Fujimoto Naohiro
   Department   School of Medicine  Urology, Clinical Medical Sciences
   Position  
Article types 不明
Language English
Peer review Non peer reviewed
Title Efficacy of estramustine phosphate according to risk classification of castration-resistant prostate cancer.
Journal Formal name:Medical oncology (Northwood, London, England)
Abbreviation:Med Oncol
ISSN code:1559131X/13570560
Volume, Issue, Page 29(4),2895-900頁
Author and coauthor Minato Akinori, Fujimoto Naohiro, Kubo Tatsuhiko, Harada Shuji, Akasaka Soichiro, Matsumoto Tetsuro
Publication date 2012/12
Summary Treatment options for patients who progressed to castration-resistant prostate cancer (CRPC) are very limited. The purpose of this study was to assess the efficacy of estramustine phosphate (EMP) in patients with CRPC, grouped according to the risk classification advocated by Armstrong et al. and to identify candidates for EMP treatment. Between March 2003 and July 2010, 82 patients with CRPC were treated with 280 or 560 mg EMP per os daily until disease progression or occurrence of unacceptable adverse events.
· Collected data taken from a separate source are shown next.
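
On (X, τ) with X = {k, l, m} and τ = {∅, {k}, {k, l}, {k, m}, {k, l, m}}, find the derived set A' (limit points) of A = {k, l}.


A' = {l, m}

For each x ∈ X, list the open sets U ∈ τ with x ∈ U, then check whether U ∩ (A ∖ {x}) ≠ ∅ for every such U.
  x = k: open {k} ∋ x has {k} ∩ (A ∖ {k}) = ∅, so x is NOT a limit point.
  x = l: opens ∋ x are {k, l}, {k, l, m}; each meets A ∖ {l}, so x IS a limit point.
  x = m: opens ∋ x are {k, m}, {k, l, m}; each meets A ∖ {m}, so x IS a limit point.
Collecting: A' = {l, m}.


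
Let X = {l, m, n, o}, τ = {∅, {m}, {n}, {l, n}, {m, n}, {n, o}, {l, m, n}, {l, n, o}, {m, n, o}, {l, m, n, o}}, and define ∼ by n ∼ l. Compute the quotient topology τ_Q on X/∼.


X/∼ = {[l=n], [m], [o]}; |τ_Q| = 6.

Equivalence classes: [l=n], [m], [o].
Quotient map π: X → X/∼ sends l ↦ [l=n], m ↦ [m], n ↦ [l=n], o ↦ [o].
For each subset V ⊆ X/∼, compute π^{-1}(V) ⊆ X and check whether π^{-1}(V) ∈ τ. V is open in τ_Q iff π^{-1}(V) ∈ τ.
  V = {}: π^{-1}(V) = ∅ ∈ τ ✓.
  V = {[l=n]}: π^{-1}(V) = {l, n} ∈ τ ✓.
  V = {[m]}: π^{-1}(V) = {m} ∈ τ ✓.
  V = {[l=n], [m]}: π^{-1}(V) = {l, m, n} ∈ τ ✓.
  V = {[o]}: π^{-1}(V) = {o} ∉ τ ✗.
  V = {[l=n], [o]}: π^{-1}(V) = {l, n, o} ∈ τ ✓.
  V = {[m], [o]}: π^{-1}(V) = {m, o} ∉ τ ✗.
  V = {[l=n], [m], [o]}: π^{-1}(V) = {l, m, n, o} ∈ τ ✓.
Open sets in the quotient: τ_Q = {{}, {[l=n]}, {[m]}, {[l=n], [m]}, {[l=n], [o]}, {[l=n], [m], [o]}} (6 elements).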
Prostate-specific antigen (PSA) response and overall survival were evaluated according to risk classification. 52 (67%) patients achieved PSA decline. Rates of PSA decline in the good-, intermediate-, and poor-risk groups were 77, 71, and 25%, respectively, significantly higher in the good- and intermediate-risk groups than the poor-risk group (p=0.03). The median overall survival times in good-, intermediate-, and poor-risk groups were 21, 19, and 9 months, respectively (p=0.005 for good vs intermediate, p=0.001 for intermediate vs poor). When the intermediate-risk group was divided into two subgroups by PSA doubling time (PSADT), men with PSADT≥2 months achieved higher PSA response rate (88%) and longer survival (22 months) than those with PSADT<2 months (53%, 15 months). Patients with good-risk or intermediate-risk with PSA doubling time≥2 months achieved favourable PSA response and survival and may benefit from chemotherapy with EMP.